ジョカは二人の視線を追って、パネラの花が満開なことに気づいた。白い大きな花は散るときに花の付け根からポトリと落ちる。以前にその生き様の潔さを王家になぞらえた詩人がいて、その詩を気に入った時の王が王宮の庭のあちこちに植樹したのだ。
「きれいねぇ、チャチャ」
「はい、お嬢様」
エミオンは花に見惚れて立ち去る気配がない。
ジョカは油断なく周囲を警戒しつつ、エミオンを見た。ここへ嫁いで来たばかりの頃は死人のようだったが、いまは血色もよく溌剌として、いかにも健康的だ。
そこへカツカツカツ、と急いた足音が聞こえた。
「エミオン」
名を呼ばれてエミオンが振り向く。
チャチャはすぐさま脇に退き、腰を屈めて礼をした。
「殿下」
ゼクスが本棟から駆けつけて現れた。
「遅いから迎えに来た。なにかあったのか?」
訊ねる声は気遣わしげで、眼も不安に曇っている。
……相変わらず、あいつの頭の中はエミオン姫一色だな。
その一途さには呆れるばかりだ。
初対面からこちらゼクスのエミオンに対する執着は薄れることなく、年を追うごとに増していく。

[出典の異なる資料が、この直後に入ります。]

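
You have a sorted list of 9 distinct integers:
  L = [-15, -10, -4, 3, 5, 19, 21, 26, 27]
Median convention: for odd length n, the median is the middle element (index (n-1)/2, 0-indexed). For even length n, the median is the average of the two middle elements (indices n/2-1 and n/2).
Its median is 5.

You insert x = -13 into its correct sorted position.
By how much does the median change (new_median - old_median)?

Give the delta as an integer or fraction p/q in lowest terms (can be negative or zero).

Answer: -1

Derivation:
Old median = 5
After inserting x = -13: new sorted = [-15, -13, -10, -4, 3, 5, 19, 21, 26, 27]
New median = 4
Delta = 4 - 5 = -1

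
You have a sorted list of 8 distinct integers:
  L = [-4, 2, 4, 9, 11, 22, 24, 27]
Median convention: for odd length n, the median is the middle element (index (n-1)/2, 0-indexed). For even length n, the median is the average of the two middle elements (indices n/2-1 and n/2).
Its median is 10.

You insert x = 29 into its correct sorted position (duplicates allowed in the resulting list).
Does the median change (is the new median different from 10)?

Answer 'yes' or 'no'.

Answer: yes

Derivation:
Old median = 10
Insert x = 29
New median = 11
Changed? yes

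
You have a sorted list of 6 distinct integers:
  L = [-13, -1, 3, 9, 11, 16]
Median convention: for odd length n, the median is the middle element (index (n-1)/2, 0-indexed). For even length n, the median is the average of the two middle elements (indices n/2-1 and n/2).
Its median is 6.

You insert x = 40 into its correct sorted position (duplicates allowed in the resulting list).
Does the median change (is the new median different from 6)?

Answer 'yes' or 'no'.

Answer: yes

Derivation:
Old median = 6
Insert x = 40
New median = 9
Changed? yes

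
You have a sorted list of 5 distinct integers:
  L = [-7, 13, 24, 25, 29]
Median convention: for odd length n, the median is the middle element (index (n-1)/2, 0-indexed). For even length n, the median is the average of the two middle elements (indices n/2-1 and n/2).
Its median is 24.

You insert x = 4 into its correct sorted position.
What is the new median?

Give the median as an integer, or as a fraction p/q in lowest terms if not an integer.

Old list (sorted, length 5): [-7, 13, 24, 25, 29]
Old median = 24
Insert x = 4
Old length odd (5). Middle was index 2 = 24.
New length even (6). New median = avg of two middle elements.
x = 4: 1 elements are < x, 4 elements are > x.
New sorted list: [-7, 4, 13, 24, 25, 29]
New median = 37/2

Answer: 37/2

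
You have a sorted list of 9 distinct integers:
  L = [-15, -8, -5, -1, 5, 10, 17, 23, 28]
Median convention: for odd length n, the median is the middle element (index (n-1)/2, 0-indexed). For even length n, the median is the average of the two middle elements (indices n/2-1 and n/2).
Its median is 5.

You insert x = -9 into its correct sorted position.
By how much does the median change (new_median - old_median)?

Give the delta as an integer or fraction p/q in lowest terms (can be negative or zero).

Answer: -3

Derivation:
Old median = 5
After inserting x = -9: new sorted = [-15, -9, -8, -5, -1, 5, 10, 17, 23, 28]
New median = 2
Delta = 2 - 5 = -3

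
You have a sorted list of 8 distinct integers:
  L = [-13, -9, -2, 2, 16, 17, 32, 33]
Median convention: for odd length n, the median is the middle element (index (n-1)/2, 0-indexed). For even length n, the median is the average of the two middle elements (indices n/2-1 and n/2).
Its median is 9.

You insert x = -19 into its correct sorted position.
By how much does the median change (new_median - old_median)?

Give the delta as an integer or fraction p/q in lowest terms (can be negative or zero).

Old median = 9
After inserting x = -19: new sorted = [-19, -13, -9, -2, 2, 16, 17, 32, 33]
New median = 2
Delta = 2 - 9 = -7

Answer: -7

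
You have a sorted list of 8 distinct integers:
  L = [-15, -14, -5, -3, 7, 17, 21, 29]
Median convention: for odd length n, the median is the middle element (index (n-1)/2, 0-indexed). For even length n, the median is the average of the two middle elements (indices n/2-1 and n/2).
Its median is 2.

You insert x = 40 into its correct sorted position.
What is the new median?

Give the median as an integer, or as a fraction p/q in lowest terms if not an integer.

Answer: 7

Derivation:
Old list (sorted, length 8): [-15, -14, -5, -3, 7, 17, 21, 29]
Old median = 2
Insert x = 40
Old length even (8). Middle pair: indices 3,4 = -3,7.
New length odd (9). New median = single middle element.
x = 40: 8 elements are < x, 0 elements are > x.
New sorted list: [-15, -14, -5, -3, 7, 17, 21, 29, 40]
New median = 7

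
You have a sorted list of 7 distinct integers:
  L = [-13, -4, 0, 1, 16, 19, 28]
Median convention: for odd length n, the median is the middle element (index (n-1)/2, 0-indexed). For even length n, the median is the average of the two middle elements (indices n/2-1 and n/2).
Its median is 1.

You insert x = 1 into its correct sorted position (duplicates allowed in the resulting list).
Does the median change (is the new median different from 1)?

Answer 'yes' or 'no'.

Old median = 1
Insert x = 1
New median = 1
Changed? no

Answer: no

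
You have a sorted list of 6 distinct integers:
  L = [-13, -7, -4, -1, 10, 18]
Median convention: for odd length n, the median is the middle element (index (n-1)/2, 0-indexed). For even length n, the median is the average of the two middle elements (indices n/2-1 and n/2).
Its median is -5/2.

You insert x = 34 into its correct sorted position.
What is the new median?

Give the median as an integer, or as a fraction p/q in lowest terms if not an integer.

Answer: -1

Derivation:
Old list (sorted, length 6): [-13, -7, -4, -1, 10, 18]
Old median = -5/2
Insert x = 34
Old length even (6). Middle pair: indices 2,3 = -4,-1.
New length odd (7). New median = single middle element.
x = 34: 6 elements are < x, 0 elements are > x.
New sorted list: [-13, -7, -4, -1, 10, 18, 34]
New median = -1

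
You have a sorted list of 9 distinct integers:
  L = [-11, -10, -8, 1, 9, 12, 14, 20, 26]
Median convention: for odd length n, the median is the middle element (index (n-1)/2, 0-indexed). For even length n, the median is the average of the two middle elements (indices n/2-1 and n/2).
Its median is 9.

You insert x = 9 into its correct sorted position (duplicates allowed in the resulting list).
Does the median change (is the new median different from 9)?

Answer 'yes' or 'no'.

Answer: no

Derivation:
Old median = 9
Insert x = 9
New median = 9
Changed? no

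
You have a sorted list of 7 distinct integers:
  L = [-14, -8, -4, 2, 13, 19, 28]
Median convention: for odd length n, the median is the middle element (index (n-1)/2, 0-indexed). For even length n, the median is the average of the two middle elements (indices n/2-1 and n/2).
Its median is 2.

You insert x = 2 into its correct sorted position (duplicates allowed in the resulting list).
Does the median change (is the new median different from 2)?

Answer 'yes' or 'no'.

Answer: no

Derivation:
Old median = 2
Insert x = 2
New median = 2
Changed? no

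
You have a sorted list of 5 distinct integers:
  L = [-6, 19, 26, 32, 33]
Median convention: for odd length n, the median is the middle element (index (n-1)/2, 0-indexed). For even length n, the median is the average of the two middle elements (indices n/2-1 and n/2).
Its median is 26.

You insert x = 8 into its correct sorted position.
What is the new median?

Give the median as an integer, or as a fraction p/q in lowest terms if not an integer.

Answer: 45/2

Derivation:
Old list (sorted, length 5): [-6, 19, 26, 32, 33]
Old median = 26
Insert x = 8
Old length odd (5). Middle was index 2 = 26.
New length even (6). New median = avg of two middle elements.
x = 8: 1 elements are < x, 4 elements are > x.
New sorted list: [-6, 8, 19, 26, 32, 33]
New median = 45/2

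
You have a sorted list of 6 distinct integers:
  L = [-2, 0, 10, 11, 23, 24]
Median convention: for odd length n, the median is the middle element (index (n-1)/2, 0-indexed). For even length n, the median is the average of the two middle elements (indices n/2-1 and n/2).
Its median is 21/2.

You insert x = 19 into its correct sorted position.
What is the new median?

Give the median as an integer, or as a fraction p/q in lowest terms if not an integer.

Old list (sorted, length 6): [-2, 0, 10, 11, 23, 24]
Old median = 21/2
Insert x = 19
Old length even (6). Middle pair: indices 2,3 = 10,11.
New length odd (7). New median = single middle element.
x = 19: 4 elements are < x, 2 elements are > x.
New sorted list: [-2, 0, 10, 11, 19, 23, 24]
New median = 11

Answer: 11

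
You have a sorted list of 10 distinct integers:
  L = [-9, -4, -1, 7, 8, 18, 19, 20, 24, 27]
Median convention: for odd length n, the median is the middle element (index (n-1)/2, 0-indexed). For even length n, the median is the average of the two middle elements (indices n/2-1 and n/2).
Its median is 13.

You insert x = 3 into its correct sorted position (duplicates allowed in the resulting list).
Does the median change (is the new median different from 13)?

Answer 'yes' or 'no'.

Old median = 13
Insert x = 3
New median = 8
Changed? yes

Answer: yes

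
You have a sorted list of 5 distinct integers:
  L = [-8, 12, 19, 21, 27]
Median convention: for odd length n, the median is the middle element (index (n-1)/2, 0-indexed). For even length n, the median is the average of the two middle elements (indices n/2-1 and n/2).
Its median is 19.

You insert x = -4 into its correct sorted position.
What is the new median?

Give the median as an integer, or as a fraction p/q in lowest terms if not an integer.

Answer: 31/2

Derivation:
Old list (sorted, length 5): [-8, 12, 19, 21, 27]
Old median = 19
Insert x = -4
Old length odd (5). Middle was index 2 = 19.
New length even (6). New median = avg of two middle elements.
x = -4: 1 elements are < x, 4 elements are > x.
New sorted list: [-8, -4, 12, 19, 21, 27]
New median = 31/2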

だが長く一方的だった思いがようやく通じたようで、ここ最近はとみに幸せそうだ。
エミオンはゼクスの問いにかぶりを振り、パネラの木を指して言った。
「花が満開であまりにも美しかったので、少し眺めていたんです」
「花?」
ゼクスの眼が木に移る。
ジョカは細いナイフを一本投じた。
パネラの花が音もなく落花し、ゼクスは空に手を伸ばしてこれをうまく受け止めた。
「まあ」
「……まるであなたのために落ちてきたようだな」
ゼクスは微笑み、エミオンにそっと差し出した。
エミオンは白い大きな花を嬉しそうに受け取る。
「行こう。母上がお待ちだ」
「大変、急がなきゃ」
ゼクスはさりげなくエミオンの荷物を自分が持ち、空になったエミオンの腕はゼクスの腕に添えられた。
チャチャはやや距離を取って二人の後に続く。
ジョカは時間差で落ちてきたナイフを回収し、袖口に戻す。
……幸せになれよ。
薄い笑みを浮かべてジョカは踵を返した。陽の当らぬ世界へと。
その歩みに悔恨はなく、ただ満足げであった。